The Constitution proscribes government on a lot of things that are for the benefit of the American people. But what this means to Obama is, when he says that the Constitution doesn’t say what the federal government can do on your behalf, means it doesn’t say that it can tax the rich at a higher rate and give the money to the poor. It doesn’t say that he can redistribute — in fact, the Constitution does not have Marxism in it. The Constitution doesn’t have socialism in it. And as such, Obama is constrained. The civil rights movement did not get as far as it shoulda gotten because it was so focused on the court rather than community organizing. Well, okay. Now the community organizer’s in the Oval Office and the community organizer is going to see to it that the court does his bidding. Hello, Sonia Sotomayor. This isn’t worth opposing simply ’cause she’s guaranteed? There’s going to be other Supreme Court nominations. There are going to be future elections. Are we going to just throw in the towel on those, too? Are we just going to assume that opposing anything Obama does because he’s a minority is going to anger voters and we’re cooked? Final sound bite. Obama and the Constitution as reflecting America’s fundamental flaw.

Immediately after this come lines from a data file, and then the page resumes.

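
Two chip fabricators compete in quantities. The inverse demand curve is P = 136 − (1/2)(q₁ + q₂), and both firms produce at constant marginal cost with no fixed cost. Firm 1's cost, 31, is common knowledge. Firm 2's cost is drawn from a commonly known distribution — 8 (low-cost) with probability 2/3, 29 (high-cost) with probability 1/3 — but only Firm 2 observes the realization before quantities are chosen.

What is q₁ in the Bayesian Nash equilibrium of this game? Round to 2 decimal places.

Firm 2 with cost c maximizes (136 − (1/2)(q₁+q₂) − c)·q₂, giving q₂(c) = (136 − c − (1/2)q₁).
E[c₂] = 2/3·8 + 1/3·29 = 15
Firm 1's FOC against E[q₂] yields q₁ = (136 − 2·31 + E[c₂])/(3/2) = (136 − 62 + 15)/(3/2) = 59.3333.

59.33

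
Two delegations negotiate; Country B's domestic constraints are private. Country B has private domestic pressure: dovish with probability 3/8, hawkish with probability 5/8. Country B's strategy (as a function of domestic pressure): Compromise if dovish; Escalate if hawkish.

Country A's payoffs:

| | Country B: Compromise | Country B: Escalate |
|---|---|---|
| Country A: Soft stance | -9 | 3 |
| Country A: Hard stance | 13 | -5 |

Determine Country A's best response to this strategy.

Compute Country A's expected payoff for each action, taking the expectation over Country B's type.
E[Soft stance] = 3/8·(-9) + 5/8·(3) = -3/2
E[Hard stance] = 3/8·(13) + 5/8·(-5) = 7/4
Best response: Hard stance (7/4 is the largest).

Hard stance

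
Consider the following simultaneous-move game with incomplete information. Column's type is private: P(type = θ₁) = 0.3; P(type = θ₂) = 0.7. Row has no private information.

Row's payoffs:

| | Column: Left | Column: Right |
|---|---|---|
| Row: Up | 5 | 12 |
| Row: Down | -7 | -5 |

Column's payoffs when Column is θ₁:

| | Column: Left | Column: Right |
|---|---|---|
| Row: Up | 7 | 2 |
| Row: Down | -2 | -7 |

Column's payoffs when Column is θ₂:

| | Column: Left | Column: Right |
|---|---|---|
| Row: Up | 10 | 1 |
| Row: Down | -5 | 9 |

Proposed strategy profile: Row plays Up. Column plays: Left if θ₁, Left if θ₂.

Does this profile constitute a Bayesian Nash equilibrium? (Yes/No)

Yes

A profile is a BNE iff every type of every player is best-responding given beliefs about the other side.
Row plays Up: E[Up] = 0.3·(5) + 0.7·(5) = 5; E[Down] = -7. Best-responding. ✓
Column (type θ₁), facing Up: Left gives 7, Right gives 2. Proposed Left is best. ✓
Column (type θ₂), facing Up: Left gives 10, Right gives 1. Proposed Left is best. ✓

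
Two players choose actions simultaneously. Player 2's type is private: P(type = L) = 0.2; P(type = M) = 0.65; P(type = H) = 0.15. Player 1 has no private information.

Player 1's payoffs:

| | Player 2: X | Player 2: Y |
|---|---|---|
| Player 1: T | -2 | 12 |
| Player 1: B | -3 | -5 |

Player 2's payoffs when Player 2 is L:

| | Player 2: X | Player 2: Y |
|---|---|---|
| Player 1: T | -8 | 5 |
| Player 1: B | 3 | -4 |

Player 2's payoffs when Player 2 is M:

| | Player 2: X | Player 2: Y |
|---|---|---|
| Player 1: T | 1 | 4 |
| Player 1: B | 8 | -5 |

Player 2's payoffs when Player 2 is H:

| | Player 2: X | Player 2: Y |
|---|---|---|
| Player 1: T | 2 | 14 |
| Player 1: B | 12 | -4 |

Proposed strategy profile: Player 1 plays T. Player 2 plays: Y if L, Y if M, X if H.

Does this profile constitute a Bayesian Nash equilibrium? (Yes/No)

Player 1 plays T: E[T] = 0.2·(12) + 0.65·(12) + 0.15·(-2) = 9.9; E[B] = -4.7. Best-responding. ✓
Player 2 (type L), facing T: X gives -8, Y gives 5. Proposed Y is best. ✓
Player 2 (type M), facing T: X gives 1, Y gives 4. Proposed Y is best. ✓
Player 2 (type H), facing T: X gives 2, Y gives 14. Proposed X is not best — profitable deviation exists. ✗

No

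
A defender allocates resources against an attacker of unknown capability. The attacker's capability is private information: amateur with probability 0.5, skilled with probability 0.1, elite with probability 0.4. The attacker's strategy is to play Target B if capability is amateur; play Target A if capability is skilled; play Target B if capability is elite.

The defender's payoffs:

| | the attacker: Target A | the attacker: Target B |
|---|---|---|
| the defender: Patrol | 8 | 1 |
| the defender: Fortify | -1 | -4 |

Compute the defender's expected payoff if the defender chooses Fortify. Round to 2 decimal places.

-3.70

Take the expectation over the attacker's capability, weighting each type's action by its prior probability.
E[Fortify] = 0.5·(-4) + 0.1·(-1) + 0.4·(-4) = (-2) + (-0.1) + (-1.6) = -3.7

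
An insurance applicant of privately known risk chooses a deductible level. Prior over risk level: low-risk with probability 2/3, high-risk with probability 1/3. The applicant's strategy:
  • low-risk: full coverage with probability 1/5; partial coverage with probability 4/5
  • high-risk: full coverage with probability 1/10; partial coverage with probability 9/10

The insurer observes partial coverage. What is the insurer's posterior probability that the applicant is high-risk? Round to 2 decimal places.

0.36

P(partial coverage) = (2/3)·(4/5) + (1/3)·(9/10) = 5/6
P(high-risk | partial coverage) = ((1/3)·(9/10)) / (5/6) = (3/10) / (5/6) = 9/25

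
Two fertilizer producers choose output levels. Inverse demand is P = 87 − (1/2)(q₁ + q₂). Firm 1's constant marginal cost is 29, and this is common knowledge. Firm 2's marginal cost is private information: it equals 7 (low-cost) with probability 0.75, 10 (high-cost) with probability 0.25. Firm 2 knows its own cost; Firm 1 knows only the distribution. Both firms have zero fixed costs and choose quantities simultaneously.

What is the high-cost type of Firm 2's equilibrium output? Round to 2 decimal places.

Each type of Firm 2 best-responds to q₁; Firm 1 best-responds to the expected q₂ over Firm 2's types.
Firm 2 with cost c maximizes (87 − (1/2)(q₁+q₂) − c)·q₂, giving q₂(c) = (87 − c − (1/2)q₁).
E[c₂] = 0.75·7 + 0.25·10 = 7.75
Firm 1's FOC against E[q₂] yields q₁ = (87 − 2·29 + E[c₂])/(3/2) = (87 − 58 + 7.75)/(3/2) = 24.5.
q₂(high-cost) = (87 − 10 − (1/2)·24.5) = 64.75.

64.75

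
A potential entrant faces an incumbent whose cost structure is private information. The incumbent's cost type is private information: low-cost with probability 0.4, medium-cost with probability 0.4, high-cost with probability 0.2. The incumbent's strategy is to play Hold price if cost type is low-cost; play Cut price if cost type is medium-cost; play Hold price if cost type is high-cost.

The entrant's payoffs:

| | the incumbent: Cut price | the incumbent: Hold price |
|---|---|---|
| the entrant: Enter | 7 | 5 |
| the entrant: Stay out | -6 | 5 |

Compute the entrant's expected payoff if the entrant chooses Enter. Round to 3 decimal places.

5.800

Take the expectation over the incumbent's cost type, weighting each type's action by its prior probability.
E[Enter] = 0.4·5 + 0.4·7 + 0.2·5 = 2 + 2.8 + 1 = 5.8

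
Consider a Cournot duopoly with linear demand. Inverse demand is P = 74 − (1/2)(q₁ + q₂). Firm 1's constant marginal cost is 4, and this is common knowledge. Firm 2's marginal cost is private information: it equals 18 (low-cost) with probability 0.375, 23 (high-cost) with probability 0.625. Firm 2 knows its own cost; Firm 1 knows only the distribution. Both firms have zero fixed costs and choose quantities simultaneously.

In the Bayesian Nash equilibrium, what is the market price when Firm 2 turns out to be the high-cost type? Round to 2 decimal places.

33.98

Each type of Firm 2 best-responds to q₁; Firm 1 best-responds to the expected q₂ over Firm 2's types.
Firm 2 with cost c maximizes (74 − (1/2)(q₁+q₂) − c)·q₂, giving q₂(c) = (74 − c − (1/2)q₁).
E[c₂] = 0.375·18 + 0.625·23 = 21.125
Firm 1's FOC against E[q₂] yields q₁ = (74 − 2·4 + E[c₂])/(3/2) = (74 − 8 + 21.125)/(3/2) = 58.0833.
q₂(high-cost) = 21.9583, so P = 74 − (1/2)·(58.0833 + 21.9583) = 33.9792.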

OBAMA: I think we can say that the Constitution reflected an enormous blind spot in this culture that carries on until this day and — and — and that the framers had that same blind spot. I — I don’t think the two views are contradictory to say that it was a remarkable political document that paved the way for where we are now and to say that it also reflected the fundamental flaw of this country that continues to this day.
RUSH: He of course is talking about slavery. By the way, it is these three sound bites that have led me to conclude that we have here an angry man with a chip on his shoulder, not some cool, calm, collected guy, but a cold, calculating, angry man who did hear what Jeremiah Wright said for 20 years while sitting in the pews of that church in Chicago. He did hear what Bill Ayers said about America. America’s unjust; it was constituted as unjust, and that unjustness permeates to this day. So now it’s time to change all that, and we’re going to change all that by desecrating the Constitution, hence Sonia Sotomayor. The fact that she pays no attention to the law is perfect. The fact that she uses empathy, the fact that she is a racist and a bigot is perfect because, in Obama’s world, it’s permitted to be a racist and bigot if you’re a minority because you have been discriminated against since the founding of the country, and it’s about time that that was made right. That’s what all of this is about. That’s what all of his administration and his presidency is about, returning the nation’s wealth to its rightful owners.
This needs to be pointed out to the American people, and it can be pointed out in the scope of confirmation hearings on Sonia Sotomayor. Don’t have to go after her for being Hispanic. Nobody is suggesting that. Don’t go after her for being a woman. No fool is saying that.